Цибела вздохнула свободно и благодарственно перекрестилась.
– И этим все были спасены, – закончил Жомини. Смешная и неуместная затея, которая могла нас ославить шутами, не осуществилась, благодаря одной случайности… и, может быть, всех более интриге Фортинбраса.
XV
Так кончил Жомини свой рассказ, и в это же время везший нас поезд стал удерживать ход, приближаясь к петербургскому вокзалу. Сейчас всем нам предстояло расстаться, и ни с чем не согласный князь сказал Жомини:
– Рассказ ваш таков, что я не могу, пожалуй, думать, что вы над нами хотите пошутить и посмеяться, но вот что приходится вам заметить, – мне ужасно это ваше злорадство над народным вкусом. Вам противны Ашинов и болгары, и вы их выводили на чистую воду, а почему же вы не вывели также начистоту Миклуху
с его несуществующими сочинениями и коллекциями, «собранными» в Лондоне?
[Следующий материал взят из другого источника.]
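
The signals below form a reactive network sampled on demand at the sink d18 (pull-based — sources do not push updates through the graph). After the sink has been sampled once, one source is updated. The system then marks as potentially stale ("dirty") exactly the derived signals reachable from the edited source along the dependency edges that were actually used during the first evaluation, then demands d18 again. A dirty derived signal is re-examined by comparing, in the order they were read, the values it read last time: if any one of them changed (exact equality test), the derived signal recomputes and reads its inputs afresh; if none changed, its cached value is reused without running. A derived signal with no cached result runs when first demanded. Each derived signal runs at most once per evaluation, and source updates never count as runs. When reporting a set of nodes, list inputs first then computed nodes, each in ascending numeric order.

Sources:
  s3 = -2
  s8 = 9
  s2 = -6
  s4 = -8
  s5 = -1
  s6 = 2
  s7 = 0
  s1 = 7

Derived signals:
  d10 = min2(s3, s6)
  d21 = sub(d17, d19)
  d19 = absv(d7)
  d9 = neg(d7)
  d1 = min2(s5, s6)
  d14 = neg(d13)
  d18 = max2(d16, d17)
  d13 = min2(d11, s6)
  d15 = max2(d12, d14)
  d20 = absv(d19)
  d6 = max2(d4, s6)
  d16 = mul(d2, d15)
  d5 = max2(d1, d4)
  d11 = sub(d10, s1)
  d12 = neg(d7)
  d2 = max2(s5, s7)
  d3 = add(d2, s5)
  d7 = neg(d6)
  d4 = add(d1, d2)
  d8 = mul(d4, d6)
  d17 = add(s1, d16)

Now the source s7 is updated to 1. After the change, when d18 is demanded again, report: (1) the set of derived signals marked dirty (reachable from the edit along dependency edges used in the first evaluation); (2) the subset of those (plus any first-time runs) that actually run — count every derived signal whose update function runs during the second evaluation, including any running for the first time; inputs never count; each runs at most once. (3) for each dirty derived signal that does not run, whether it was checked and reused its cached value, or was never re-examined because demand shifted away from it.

Dirty set: d2, d4, d6, d7, d12, d15, d16, d17, d18.
Run set: d2, d4, d6, d16, d17, d18 (6 run).
Re-examined without running (cache reused): d7, d12, d15.
The important point: at d7 every value read last time is unchanged, so the dirty flag clears without a run.

Initial pass — values computed on the first demand:
  d1 = min2(-1, 2) = -1
  d2 = max2(-1, 0) = 0
  d4 = add(-1, 0) = -1
  d6 = max2(-1, 2) = 2
  d7 = neg(2) = -2
  d10 = min2(-2, 2) = -2
  d11 = sub(-2, 7) = -9
  d12 = neg(-2) = 2
  d13 = min2(-9, 2) = -9
  d14 = neg(-9) = 9
  d15 = max2(2, 9) = 9
  d16 = mul(0, 9) = 0
  d17 = add(7, 0) = 7
  d18 = max2(0, 7) = 7

Second demand — change propagation:
  d2: re-runs because s7 0->1; new result 1.
  d4: re-runs because d2 0->1; new result 0.
  d6: re-runs because d4 -1->0; new result 2 (unchanged).
  d7: re-examined; everything it read last time is the same (d6 unchanged) — cache -2 kept, no run.
  d12: re-examined; everything it read last time is the same (d7 unchanged) — cache 2 kept, no run.
  d15: re-examined; everything it read last time is the same (d12 unchanged, d14 unchanged) — cache 9 kept, no run.
  d16: re-runs because d2 0->1; new result 9.
  d17: re-runs because d16 0->9; new result 16.
  d18: re-runs because d16 0->9; d17 7->16; new result 16.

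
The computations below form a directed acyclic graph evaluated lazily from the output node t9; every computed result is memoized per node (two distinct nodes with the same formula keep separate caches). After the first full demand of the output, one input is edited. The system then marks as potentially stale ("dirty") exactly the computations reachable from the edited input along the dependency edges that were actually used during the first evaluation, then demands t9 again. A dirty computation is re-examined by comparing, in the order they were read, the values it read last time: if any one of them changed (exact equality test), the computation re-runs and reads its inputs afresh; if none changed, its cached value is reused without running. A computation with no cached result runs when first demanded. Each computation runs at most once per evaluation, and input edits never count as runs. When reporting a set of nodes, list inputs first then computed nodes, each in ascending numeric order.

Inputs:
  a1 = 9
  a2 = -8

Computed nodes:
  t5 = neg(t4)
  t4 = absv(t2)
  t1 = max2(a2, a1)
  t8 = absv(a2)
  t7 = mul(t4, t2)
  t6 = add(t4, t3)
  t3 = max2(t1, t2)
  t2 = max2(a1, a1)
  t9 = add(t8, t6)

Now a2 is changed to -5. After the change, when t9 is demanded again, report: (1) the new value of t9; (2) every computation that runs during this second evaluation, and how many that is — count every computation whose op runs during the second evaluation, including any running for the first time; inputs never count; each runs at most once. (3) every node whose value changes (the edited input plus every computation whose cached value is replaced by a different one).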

– А это правда, – отвечал Жомини, – не до всех же нам дело! Притом Миклуха все-таки ведь умел прослыть образованным, и за него Россию даже хвалили. Что же нам до него? Мы знали, что он живет в Сиднее и ездит куда-то на дачу, но зачем спорить с учеными? Если они верят в Миклуху, то это нам безвредно и даже полезно. Приподнимать себя в уровень с европейскими людьми – это наша слабость: и мы не боимся никаких предприимчивых людей, которые более или менее ловко умеют выдать себя за образованных особ, разъезжающих с высокими целями, но мы боимся таких, которые искренно и чистосердечно ведут себя как варвары.
– Это не в вашем вкусе?
– Конечно.
– И вы считаете себя вправе вредить им?
– Да.
– Так это вовсе не либерально.
– Боже мой! да кто же об этом и говорит! Мы ищем того, что полезно!
– Кому?
– России и… всем… Вы знаете: лучше даже притворяться воспитанным, чем искренно щеголять варварством.